Victoria's police union says the force won't be taking advantage of new isolation exemptions for close contacts due to a lack of rapid antigen tests.
Police Association Secretary Wayne Gatt said the union supported the change and described it as a "fantastic initiative" but said it relied heavily on the supply of tests.
"The number of tests that would be required, given the fact that we have about 800 police workers currently furloughed, is a significant one, in terms of the number of tests that would ensure people could be tested every day for five days," he said.
Exemption not used for paramedics
Ambulance Victoria has stopped asking paramedics who are close contacts to return to work, the union representing ambulance workers said.
The emergency service been overwhelmed amid a rise in COVID-19 hospitalisations, with the number of staff furloughed due to infections or being close contacts putting further strain on the service.

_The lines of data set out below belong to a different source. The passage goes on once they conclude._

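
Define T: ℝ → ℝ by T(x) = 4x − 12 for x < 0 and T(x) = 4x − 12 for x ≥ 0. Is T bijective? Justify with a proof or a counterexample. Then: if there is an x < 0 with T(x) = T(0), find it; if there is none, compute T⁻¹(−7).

5/4

Both pieces are strictly increasing (slopes 4 and 4), so each is injective on its own interval.
The left piece maps (−∞, 0) onto (−∞, −12); the right piece maps [0, ∞) onto [−12, ∞).
Since −12 = −12, the images partition ℝ: T is injective and surjective, hence bijective.
Because the two images are disjoint, no x < 0 has T(x) = T(0), so we compute T⁻¹(−7): −7 lies in [−12, ∞), so solve 4x − 12 = −7: x = (−7 + 12)/4 = 5/4.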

Brett Adie, secretary of Ambulance Employees Australia, said workers who were close contacts were initially allowed to return to the job, but Ambulance Victoria stopped the practice last week due to staff feedback and data around the number of close contacts who test positive.
"The risk is if you've actually got these people who are household contacts and more likely to get COVID, that you're actually going to then expose more people to COVID in the workplace," Mr Adie said.
"You actually lose more people who are then COVID positive."
There are now at least 235,035 active cases in the state.
The state has officially recorded 20,180 new COVID-19 infections. The true number of new cases in the community could be much higher as a result of immense pressure on overwhelmed testing networks.
The new cases were reported from 8,433 PCR results and 11,747 at-home rapid antigen tests (RATs).
About 24 per cent of Victorian adults have received three doses of a vaccine so far.